After the appointment of its board of directors, the founding organisations left the newly established body to handle things as best they could. But the SIARI’s mission was not clear enough and the high staff turnover became alarming. The federal government did not want to fund the organisation anymore, claiming that its original objective had been met.
However, problems of integration from survivors of the war soon appeared. In addition to daily interpretation work, the SIARI team elaborated participation models in school environments in order to help Indochinese parents and their children to integrate into Quebec’s school system. They were mostly in schools of the Commission scolaire Sainte-Croix, which later became the Commission scolaire Marguerite-Bourgeoys. They also helped in health and social services.
In 1991, the organisation modified its legal name to Service d’Interprète et d’Aide aux Réfugiés Indochinois (S.I.A.R.I.) to better portray the organisation’s expansion.
YUN BUN KORN
In 1996, services other than interpretation came to be offered at the SIARI. To help newcomers integrate into Quebec and Canada’s society, services such as French classes, twinning and liaison officers in schools were offered. As a result, once again, the organisation’s legal name did not reflect its day-to-day reality anymore. The SIARI’s name became Service d’Interprète, d’Aide et de Réference aux Indochinois.

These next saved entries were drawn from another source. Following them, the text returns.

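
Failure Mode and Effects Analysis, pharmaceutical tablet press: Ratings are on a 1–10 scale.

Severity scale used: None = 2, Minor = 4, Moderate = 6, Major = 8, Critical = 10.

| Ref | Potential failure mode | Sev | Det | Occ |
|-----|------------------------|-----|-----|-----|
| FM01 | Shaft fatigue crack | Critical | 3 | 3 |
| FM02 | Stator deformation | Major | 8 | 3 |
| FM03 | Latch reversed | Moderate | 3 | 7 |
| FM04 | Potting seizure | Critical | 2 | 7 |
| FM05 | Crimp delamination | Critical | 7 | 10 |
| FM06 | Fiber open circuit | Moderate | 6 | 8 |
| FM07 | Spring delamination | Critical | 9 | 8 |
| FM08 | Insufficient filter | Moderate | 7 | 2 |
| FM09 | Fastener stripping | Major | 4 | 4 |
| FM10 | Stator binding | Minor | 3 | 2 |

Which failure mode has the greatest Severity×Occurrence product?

FM05

Criticality = Severity × Occurrence:
  FM01: 10 × 3 = 30
  FM02: 8 × 3 = 24
  FM03: 6 × 7 = 42
  FM04: 10 × 7 = 70
  FM05: 10 × 10 = 100
  FM06: 6 × 8 = 48
  FM07: 10 × 8 = 80
  FM08: 6 × 2 = 12
  FM09: 8 × 4 = 32
  FM10: 4 × 2 = 8
Highest criticality is 100 → FM05.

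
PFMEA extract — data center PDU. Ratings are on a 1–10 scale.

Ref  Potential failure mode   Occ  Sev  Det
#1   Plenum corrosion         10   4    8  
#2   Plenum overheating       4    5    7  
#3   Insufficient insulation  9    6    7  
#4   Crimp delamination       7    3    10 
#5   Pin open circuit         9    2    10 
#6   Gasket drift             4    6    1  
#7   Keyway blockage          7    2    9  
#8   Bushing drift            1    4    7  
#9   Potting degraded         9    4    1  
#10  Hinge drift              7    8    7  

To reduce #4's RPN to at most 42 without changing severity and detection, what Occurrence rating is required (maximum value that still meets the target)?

1

#4: S=3, O=7, D=10 → current RPN = 210.
Fixed product = 30. Need 30 × O ≤ 42, so O ≤ 42/30 = 1.40.
Maximum integer Occurrence rating = 1 (gives RPN 30; O=2 would give 60 > 42).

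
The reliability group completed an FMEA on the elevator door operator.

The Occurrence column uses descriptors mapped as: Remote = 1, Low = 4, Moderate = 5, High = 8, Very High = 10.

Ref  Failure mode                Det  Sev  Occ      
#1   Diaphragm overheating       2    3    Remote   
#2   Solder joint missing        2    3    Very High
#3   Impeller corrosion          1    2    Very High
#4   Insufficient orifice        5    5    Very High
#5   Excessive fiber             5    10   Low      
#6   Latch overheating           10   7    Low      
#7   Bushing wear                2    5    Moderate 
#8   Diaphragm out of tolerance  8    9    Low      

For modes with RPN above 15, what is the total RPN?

RPN = Severity × Occurrence × Detection:
  #1: 3 × 1 × 2 = 6
  #2: 3 × 10 × 2 = 60
  #3: 2 × 10 × 1 = 20
  #4: 5 × 10 × 5 = 250
  #5: 10 × 4 × 5 = 200
  #6: 7 × 4 × 10 = 280
  #7: 5 × 5 × 2 = 50
  #8: 9 × 4 × 8 = 288
RPN > 15: #2 (60), #3 (20), #4 (250), #5 (200), #6 (280), #7 (50), #8 (288).
Sum: 60 + 20 + 250 + 200 + 280 + 50 + 288 = 1148.

1148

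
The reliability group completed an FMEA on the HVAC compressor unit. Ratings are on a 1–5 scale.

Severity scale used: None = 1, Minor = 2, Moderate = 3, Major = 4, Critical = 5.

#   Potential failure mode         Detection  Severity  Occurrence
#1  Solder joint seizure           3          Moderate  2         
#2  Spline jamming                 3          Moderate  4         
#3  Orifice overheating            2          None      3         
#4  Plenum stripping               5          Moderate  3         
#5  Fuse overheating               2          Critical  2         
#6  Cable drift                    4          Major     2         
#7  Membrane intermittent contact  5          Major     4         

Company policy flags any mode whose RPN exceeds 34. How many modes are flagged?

RPN = Severity × Occurrence × Detection:
  #1: 3 × 2 × 3 = 18
  #2: 3 × 4 × 3 = 36
  #3: 1 × 3 × 2 = 6
  #4: 3 × 3 × 5 = 45
  #5: 5 × 2 × 2 = 20
  #6: 4 × 2 × 4 = 32
  #7: 4 × 4 × 5 = 80
Modes with RPN > 34: #2 (36), #4 (45), #7 (80) → 3.

3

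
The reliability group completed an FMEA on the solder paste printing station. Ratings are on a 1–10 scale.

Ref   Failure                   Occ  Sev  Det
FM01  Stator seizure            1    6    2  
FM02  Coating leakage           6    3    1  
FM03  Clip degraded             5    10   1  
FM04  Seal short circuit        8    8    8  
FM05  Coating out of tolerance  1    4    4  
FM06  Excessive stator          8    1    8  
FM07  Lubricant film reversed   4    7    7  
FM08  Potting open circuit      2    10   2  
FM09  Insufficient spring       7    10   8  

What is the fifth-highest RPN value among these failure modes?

50

RPN = Severity × Occurrence × Detection:
  FM01: 6 × 1 × 2 = 12
  FM02: 3 × 6 × 1 = 18
  FM03: 10 × 5 × 1 = 50
  FM04: 8 × 8 × 8 = 512
  FM05: 4 × 1 × 4 = 16
  FM06: 1 × 8 × 8 = 64
  FM07: 7 × 4 × 7 = 196
  FM08: 10 × 2 × 2 = 40
  FM09: 10 × 7 × 8 = 560
Sorted descending: 560, 512, 196, 64, 50, 40, 18, 16, 12.
The fifth-highest RPN is 50 (FM03).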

As the years went by, the SIARI started to be filled with refugees from Pakistan, Eastern Europe and the old Soviet Union. For some years, most newcomers came from South-East Asia, notably from Sri Lanka and Bangladesh. The SIARI did not only offer its services to Indochinese refugees anymore. Its legal name was therefore modified one last time. From that point forward, the SIARI worked for all immigrants, no matter where they came from.
SIARI finally became Service d’Interprète, d’Aide et de Référence aux Immigrants. That was in 2001.
Throughout the years, the people who used the SIARI’s services diversified. Our members come from more than 60 countries. We answer them in 23 different languages.